In the worst cases, women have taken their own lives by swallowing caustic soda — an agonising and lingering death. In addition, the number of women admitted to mental hospitals with severe depression has more than doubled since the Taliban took control of Afghanistan’s capital, Kabul, 20 months ago and forbade women to work.

There has also been a rise in domestic violence as frustration builds up in families, already in dire economic straits. And there are reports of prostitution among street children as young as eight or nine.
(Julian West, International News Electronic Telegraph, 
17 May 1998, Issue 1087)

l Islamabad (AFP): Pakistan has banned the importation of bones from neighbouring Afghanistan after reports that human remains were being sold as animal bones, officials said Thursday. An investigation has also been ordered into allegations suggesting the human bones were being brought into Pakistan in the guise of  animal remains, they said. 

The ban on import of all kinds of bones from Afghanistan will remain in force until the completion of the probe.  The Sunday New York Times reported this week that desperate Afghan children retrieved human bones from graveyards for export to Pakistan, where they were used for making cooking oil, soap and chicken feed.
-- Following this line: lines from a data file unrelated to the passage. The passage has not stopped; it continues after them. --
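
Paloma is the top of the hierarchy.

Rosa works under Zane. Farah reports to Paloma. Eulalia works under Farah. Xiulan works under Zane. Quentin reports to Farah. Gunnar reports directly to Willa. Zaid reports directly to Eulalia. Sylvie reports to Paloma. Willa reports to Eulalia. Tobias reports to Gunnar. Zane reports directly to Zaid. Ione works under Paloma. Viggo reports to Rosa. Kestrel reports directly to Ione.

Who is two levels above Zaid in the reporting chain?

Farah

Zaid reports to Eulalia, and Eulalia reports to Farah. So Zaid's skip-level manager is Farah.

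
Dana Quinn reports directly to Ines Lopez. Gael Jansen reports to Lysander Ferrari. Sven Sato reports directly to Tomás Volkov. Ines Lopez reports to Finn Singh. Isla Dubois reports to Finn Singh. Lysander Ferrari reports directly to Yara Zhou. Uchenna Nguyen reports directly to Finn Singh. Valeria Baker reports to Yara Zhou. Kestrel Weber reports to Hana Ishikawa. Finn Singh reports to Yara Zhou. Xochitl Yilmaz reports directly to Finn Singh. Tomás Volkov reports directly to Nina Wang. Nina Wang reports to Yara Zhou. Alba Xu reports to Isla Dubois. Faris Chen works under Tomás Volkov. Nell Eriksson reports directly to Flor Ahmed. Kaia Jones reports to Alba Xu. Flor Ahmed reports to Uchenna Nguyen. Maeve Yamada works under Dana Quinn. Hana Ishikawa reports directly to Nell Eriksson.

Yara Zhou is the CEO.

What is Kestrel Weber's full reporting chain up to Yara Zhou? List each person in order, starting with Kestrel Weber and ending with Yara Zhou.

Kestrel Weber reports to Hana Ishikawa. Hana Ishikawa reports to Nell Eriksson. Nell Eriksson reports to Flor Ahmed. Flor Ahmed reports to Uchenna Nguyen. Uchenna Nguyen reports to Finn Singh. Finn Singh reports to Yara Zhou. Yara Zhou is at the top.

Kestrel Weber -> Hana Ishikawa -> Nell Eriksson -> Flor Ahmed -> Uchenna Nguyen -> Finn Singh -> Yara Zhou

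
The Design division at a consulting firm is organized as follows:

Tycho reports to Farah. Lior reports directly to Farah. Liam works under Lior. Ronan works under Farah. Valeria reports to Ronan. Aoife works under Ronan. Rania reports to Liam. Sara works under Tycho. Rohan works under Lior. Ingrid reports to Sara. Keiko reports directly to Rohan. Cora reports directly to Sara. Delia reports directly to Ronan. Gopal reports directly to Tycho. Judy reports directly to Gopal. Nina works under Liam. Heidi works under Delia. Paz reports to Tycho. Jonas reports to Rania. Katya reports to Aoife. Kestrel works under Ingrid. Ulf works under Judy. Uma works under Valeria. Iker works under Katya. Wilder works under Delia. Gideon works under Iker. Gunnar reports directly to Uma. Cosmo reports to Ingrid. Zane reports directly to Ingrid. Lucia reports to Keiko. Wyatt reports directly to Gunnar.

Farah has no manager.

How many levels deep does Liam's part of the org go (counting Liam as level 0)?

2

The longest chain under Liam runs Liam → Rania → Jonas, which is 2 levels below Liam.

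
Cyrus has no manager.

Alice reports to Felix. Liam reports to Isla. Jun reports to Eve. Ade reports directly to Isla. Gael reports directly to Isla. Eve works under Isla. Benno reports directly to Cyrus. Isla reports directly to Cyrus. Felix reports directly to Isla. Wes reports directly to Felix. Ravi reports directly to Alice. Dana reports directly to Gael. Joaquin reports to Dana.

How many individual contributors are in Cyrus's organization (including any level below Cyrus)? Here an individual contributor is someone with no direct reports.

7

The people in Cyrus's organization with no one reporting to them are Benno, Liam, Joaquin, Ade, Wes, Ravi, Jun. That is 7.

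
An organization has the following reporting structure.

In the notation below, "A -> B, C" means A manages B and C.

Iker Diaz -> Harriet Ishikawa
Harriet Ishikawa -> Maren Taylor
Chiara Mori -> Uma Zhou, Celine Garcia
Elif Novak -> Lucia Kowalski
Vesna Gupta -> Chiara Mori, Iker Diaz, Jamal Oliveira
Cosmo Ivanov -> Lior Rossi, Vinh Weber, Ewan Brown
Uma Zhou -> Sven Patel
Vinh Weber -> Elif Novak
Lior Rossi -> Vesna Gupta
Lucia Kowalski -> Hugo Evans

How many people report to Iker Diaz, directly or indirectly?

Iker Diaz directly manages Harriet Ishikawa. Under Harriet Ishikawa: Maren Taylor (1). That's 2 in total.

2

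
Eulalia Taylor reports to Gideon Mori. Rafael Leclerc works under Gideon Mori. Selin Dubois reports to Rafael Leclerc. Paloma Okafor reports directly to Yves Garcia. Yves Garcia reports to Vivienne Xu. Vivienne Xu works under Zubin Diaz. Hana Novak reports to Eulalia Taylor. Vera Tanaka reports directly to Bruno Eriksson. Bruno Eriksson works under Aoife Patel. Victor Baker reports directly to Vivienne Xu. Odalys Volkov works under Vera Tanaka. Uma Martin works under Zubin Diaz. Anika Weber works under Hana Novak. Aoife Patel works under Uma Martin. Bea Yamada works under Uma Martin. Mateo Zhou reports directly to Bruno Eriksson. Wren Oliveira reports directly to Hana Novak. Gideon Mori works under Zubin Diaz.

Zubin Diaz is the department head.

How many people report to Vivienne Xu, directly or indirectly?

3

Vivienne Xu directly manages Yves Garcia, Victor Baker. Under Yves Garcia: Paloma Okafor (1). Victor Baker has no reports. So Vivienne Xu's organization is 2 direct reports plus everyone under them: 2 + 1 = 3.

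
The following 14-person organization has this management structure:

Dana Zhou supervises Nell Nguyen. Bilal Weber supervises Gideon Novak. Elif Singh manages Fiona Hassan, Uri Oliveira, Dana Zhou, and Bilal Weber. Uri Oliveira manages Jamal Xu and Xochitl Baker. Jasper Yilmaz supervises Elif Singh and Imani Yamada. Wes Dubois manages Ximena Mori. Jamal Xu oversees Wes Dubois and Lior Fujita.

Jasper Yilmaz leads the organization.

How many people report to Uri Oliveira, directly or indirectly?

Uri Oliveira directly manages Jamal Xu, Xochitl Baker. Under Jamal Xu: Lior Fujita, Wes Dubois, Ximena Mori (3). Xochitl Baker has no reports. So Uri Oliveira's organization is 2 direct reports plus everyone under them: 4 + 1 = 5.

5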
It quoted merchants in Kabul as saying the human remains were mixed with bones from dogs, cows, horses and donkeys and sold to middlemen who trucked them to Pakistan. 
(Published by The Frontier Post, Pakistan, January 17, 1997)

l All token humanitarian relief  assistance are under the control of the ‘government’ authorities. Distribution of relief supplies to pauperised widows and their families provides golden opportunities for the depraved fundamentalists to take pious advantage of the destitute ‘beneficiaries’. They begin with asking for bribes and then work their way to more carnal gratification, culminating in the prostitution of the miserable women.
(‘The Burst of the ‘Islamic government’ bubble in Afghanistan, RAWA publication No. 2, January 1997).

l ‘Chief Minister’ of Heart, Mullah Yar Mohammed, leading member of the Taliban, married with two women in a week. He also paid about Afghani 10,000,000 to his third wife’s father.